Upon ceasing to be a SPG protectee, Priyanka had lost her claim to government accommodation.

Unless the party believes that the Gandhis are heaven-born and entitled to a special dispensation, including free housing, free power, free travel, free security, et al.

Otherwise, one fails to see any controversy in the eviction notice lawfully served on her.

It was like a number of journalists accusing then Union housing minister Jagmohan of attacking the freedom of the press when asked to vacate government houses.

Elevating personal privilege to the level of national interest reveals an imperial mindset which militates against a democratic order.

Our Constitution recognises no holy cows.

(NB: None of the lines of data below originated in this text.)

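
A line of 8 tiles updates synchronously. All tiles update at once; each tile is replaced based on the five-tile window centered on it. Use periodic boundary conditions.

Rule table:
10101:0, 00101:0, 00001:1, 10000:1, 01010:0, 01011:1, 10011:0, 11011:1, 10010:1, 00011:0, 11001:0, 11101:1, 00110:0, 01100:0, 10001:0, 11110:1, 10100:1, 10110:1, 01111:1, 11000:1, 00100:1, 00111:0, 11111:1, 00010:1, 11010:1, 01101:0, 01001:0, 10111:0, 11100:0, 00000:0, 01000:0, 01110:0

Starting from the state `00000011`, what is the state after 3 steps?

01000110

11001000
00011000
01000110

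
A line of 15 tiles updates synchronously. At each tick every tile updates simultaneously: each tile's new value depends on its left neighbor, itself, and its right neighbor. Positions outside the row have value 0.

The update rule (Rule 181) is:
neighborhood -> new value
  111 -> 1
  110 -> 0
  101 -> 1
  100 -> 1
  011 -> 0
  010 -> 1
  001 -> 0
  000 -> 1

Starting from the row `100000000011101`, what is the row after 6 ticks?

001011011111110

111111111001011
011111110101100
001111101110011
100111010101000
110010111111111
001011011111110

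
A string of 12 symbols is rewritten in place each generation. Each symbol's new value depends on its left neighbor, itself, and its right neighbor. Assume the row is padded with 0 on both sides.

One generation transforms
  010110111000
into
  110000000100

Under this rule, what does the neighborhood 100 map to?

At position 9 the neighborhood is 100; the next row has 1 there.

1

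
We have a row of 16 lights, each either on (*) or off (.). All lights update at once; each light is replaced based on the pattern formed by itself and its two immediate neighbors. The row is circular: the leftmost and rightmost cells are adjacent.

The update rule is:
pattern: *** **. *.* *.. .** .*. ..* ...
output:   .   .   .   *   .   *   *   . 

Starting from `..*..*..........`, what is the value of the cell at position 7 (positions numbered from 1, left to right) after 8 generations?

.******.........
*......*........
**....***......*
..*..*...*....*.
.******.***..***
...........**...
..........*..*..
.........******.
position 7 holds .

.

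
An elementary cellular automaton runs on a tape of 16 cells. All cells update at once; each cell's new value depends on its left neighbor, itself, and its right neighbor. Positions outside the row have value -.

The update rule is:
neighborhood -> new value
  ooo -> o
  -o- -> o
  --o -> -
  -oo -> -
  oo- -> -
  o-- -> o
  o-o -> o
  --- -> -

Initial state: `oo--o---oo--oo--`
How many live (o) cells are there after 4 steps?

5

--o-oo----o---o-
--oo--o---oo--oo
----o-oo----o---
----oo--o---oo--
count of o: 5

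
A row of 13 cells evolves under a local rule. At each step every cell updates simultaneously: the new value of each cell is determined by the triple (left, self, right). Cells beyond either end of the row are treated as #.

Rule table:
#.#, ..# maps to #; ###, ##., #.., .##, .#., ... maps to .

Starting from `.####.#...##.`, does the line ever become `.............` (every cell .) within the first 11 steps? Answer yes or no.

no

#....#...#..#
....#...#..#.
...#...#..#.#
..#...#..#.#.
.#...#..#.#.#
#...#..#.#.#.
...#..#.#.#.#
..#..#.#.#.#.
.#..#.#.#.#.#
#..#.#.#.#.#.
..#.#.#.#.#.#
step 11 is ..#.#.#.#.#.#, still not uniform .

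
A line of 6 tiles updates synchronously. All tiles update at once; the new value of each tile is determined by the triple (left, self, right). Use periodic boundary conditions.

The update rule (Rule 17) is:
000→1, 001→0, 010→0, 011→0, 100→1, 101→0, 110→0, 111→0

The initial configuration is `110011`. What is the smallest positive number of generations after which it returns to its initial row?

generation 1: 001000
generation 2: 100111
generation 3: 010000
generation 4: 001111
generation 5: 100000
generation 6: 011110
generation 7: 000001
generation 8: 111100
generation 9: 000010
generation 10: 111001
generation 11: 000100
generation 12: 110011

12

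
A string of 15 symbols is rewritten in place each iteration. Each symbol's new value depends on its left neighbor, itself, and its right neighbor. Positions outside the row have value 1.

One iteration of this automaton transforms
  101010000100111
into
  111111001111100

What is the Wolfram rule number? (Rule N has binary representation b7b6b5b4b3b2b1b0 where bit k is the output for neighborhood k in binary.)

position 13: 111 → 0  (bit 7 = 0)
position 0: 110 → 1  (bit 6 = 1)
position 1: 101 → 1  (bit 5 = 1)
position 5: 100 → 1  (bit 4 = 1)
position 12: 011 → 1  (bit 3 = 1)
position 2: 010 → 1  (bit 2 = 1)
position 8: 001 → 1  (bit 1 = 1)
position 6: 000 → 0  (bit 0 = 0)
bits b7..b0 = 01111110 = 126

126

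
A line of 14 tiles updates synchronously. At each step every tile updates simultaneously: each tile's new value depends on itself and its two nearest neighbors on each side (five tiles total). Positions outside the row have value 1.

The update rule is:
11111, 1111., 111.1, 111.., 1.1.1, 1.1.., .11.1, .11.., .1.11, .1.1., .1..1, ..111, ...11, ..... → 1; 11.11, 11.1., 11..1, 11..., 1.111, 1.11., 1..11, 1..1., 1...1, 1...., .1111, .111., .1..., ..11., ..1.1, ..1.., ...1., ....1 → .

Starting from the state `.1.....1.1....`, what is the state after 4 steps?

.....1.11.1.11

.1..1...11...1
.11....1.1..11
..1.....111.1.
.....1.11.1.11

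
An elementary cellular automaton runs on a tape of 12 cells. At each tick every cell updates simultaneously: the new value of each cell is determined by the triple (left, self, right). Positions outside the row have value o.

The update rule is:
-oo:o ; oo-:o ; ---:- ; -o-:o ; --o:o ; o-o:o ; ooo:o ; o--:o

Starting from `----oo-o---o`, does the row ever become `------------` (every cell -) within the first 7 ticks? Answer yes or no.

no

tick 1: o--oooooo-oo
tick 2: oooooooooooo
tick 3: oooooooooooo  (fixed point — unchanged through tick 7)
tick 7 is oooooooooooo, still not uniform -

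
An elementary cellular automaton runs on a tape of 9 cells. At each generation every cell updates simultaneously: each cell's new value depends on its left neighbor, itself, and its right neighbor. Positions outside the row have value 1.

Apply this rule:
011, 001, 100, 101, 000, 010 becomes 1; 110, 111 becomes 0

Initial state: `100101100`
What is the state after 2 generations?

generation 1: 011111011
generation 2: 110000110

110000110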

Everyone has equal rights as per the founding document of the Republic.

Ironically, despite losing the trust of the voters, the Gandhis continue to behave as if they were royalty.

Meanwhile, the effort to equate the contributions by some Chinese companies operating in India to the PM Cares Fund with donations to the RGF falls flat because Modi heads the latter in his official capacity as prime minister.

A new prime minister will automatically manage the PM Cares Fund.

But the RGF is a closely-held family trust where its control will remain unchanged with the Gandhi family.


Virendra Kapoor is a veteran commentator on Indian politics.